I. L'Original Captain Marvel
Mon histoire avec cet héros atypique commence avec mes premières lectures de comics. "L'original Captain Marvel". Je ne comprenais pas alors le sens de ce mot : "original". A mes yeux, cela ne pouvait que renvoyer obligatoirement au caractère excentrique et extravagant du personnage. Et c'est vrai que ce Captain Marvel était différent de tout ce qui existait ailleurs. Il n'avait pas peur d'être ridicule, gauche ou maladroit. Pour ceux qui ne le connaitrait pas, rappelons brièvement le Pitch, repris assez fidèlement par le film : un jeune orphelin, Billy Batson, qui travaille comme reporter radio, se retrouve un jour dans un tunnel de métro abandonné, dans lequel il rencontre un sorcier de plus de 5000 ans, Shazam. Trop âgé pour continuer sa lutte contre le mal, ce dernier désigne Billy pour lui succéder. A partir de ce moment, en prononçant le nom du vieux sorcier, Billy se transforme en adulte doté de super pouvoirs et devient, selon la phrase légendaire de Lex Luthor, le "plus puissant mortel du monde". Shazam est un acronyme, constitué par l'initiale des dieux de la Grèce antique, auquel il emprunte sa qualité majeure : la sagesse de Salomon, la force d'Hercule, l'endurance d'Atlas, la foudre de Zeus, le courage d'Achille et la vitesse de Mercure.
Mais l'humour de ses aventures, je ne le savais pas alors, correspond à ce qu'il est coutume d'appeler aujourd'hui l'humour Camp.
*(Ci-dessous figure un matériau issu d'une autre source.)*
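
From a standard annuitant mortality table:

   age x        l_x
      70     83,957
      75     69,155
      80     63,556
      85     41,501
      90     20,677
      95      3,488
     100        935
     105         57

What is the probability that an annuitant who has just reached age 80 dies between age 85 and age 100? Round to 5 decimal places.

We want 5|15q80 = (l_85 − l_100)/l_80.
This is the probability of reaching 85 but not 100, conditional on being alive at 80: (l_85 − l_100) / l_80.
= (41,501 − 935) / 63,556 = 40,566 / 63,556 = 0.638272.

0.63827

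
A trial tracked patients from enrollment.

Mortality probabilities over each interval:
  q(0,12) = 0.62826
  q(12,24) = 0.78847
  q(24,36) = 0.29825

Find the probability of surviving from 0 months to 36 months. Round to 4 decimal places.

0.0552

The overall survival probability is (1 − 0.62826) × (1 − 0.78847) × (1 − 0.29825).
= 0.37174 × 0.21153 × 0.70175 = 0.055182.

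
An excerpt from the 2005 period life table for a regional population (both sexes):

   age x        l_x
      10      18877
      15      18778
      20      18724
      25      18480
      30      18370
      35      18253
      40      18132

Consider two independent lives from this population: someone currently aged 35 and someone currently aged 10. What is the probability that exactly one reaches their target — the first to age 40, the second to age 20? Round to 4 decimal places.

p₁ = l_40/l_35 = 18132/18253 = 0.993371; p₂ = l_20/l_10 = 18724/18877 = 0.991895.
P(exactly one) = p₁(1−p₂) + (1−p₁)p₂ = 0.008051 + 0.006575 = 0.014627.

0.0146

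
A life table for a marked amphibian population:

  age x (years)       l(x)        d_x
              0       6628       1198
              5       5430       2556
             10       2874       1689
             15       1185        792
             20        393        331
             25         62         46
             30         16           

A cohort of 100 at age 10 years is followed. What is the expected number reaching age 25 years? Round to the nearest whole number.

The relevant probability is 62/2874 = 0.021573.
Expected number = 100 × 0.021573 = 2.

2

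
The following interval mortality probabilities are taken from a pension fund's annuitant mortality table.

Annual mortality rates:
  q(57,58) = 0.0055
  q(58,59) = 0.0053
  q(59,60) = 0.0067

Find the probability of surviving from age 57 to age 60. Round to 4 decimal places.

Chaining the interval survival probabilities: (1 − 0.0055) × (1 − 0.0053) × (1 − 0.0067).
= 0.9945 × 0.9947 × 0.9933 = 0.982601.

0.9826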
Sans aborder la question de l'iconographie Gay du style camp, j'utilise toujours cette notion selon l'acceptation qu'en donne le critique américain Ronny Chester. Ce dernier propose une définition claire de cette forme d'humour typiquement américaine connue sous le nom de "camp" : "un ton naïf et solennel associé à des situations délirantes et/ou puériles, le tout illustré par un style guilleret, baroque et théâtral. Un mélange d'ironie et d'autodérision festive qui touche tous les secteurs de la fiction à l'exception des personnages qui se prennent, eux, totalement au sérieux."
Lorsque j'explique ce genre d'humour auquel j'ai toujours été très sensible, le meilleur exemple qui me vient à l'esprit est celui du Batman d'Adam West. Il faut oublier le retour à la noirceur originelle du personnage, magnifié par Christopher Nolan, ces dernières années, pour se souvenir du chef d'oeuvre que constitua cette série, à laquelle toutes les stars de Hollywood se pressaient de participer. Dès lors, comment transposer cette forme d'humour dans l'adaptation de Captain Marvel ?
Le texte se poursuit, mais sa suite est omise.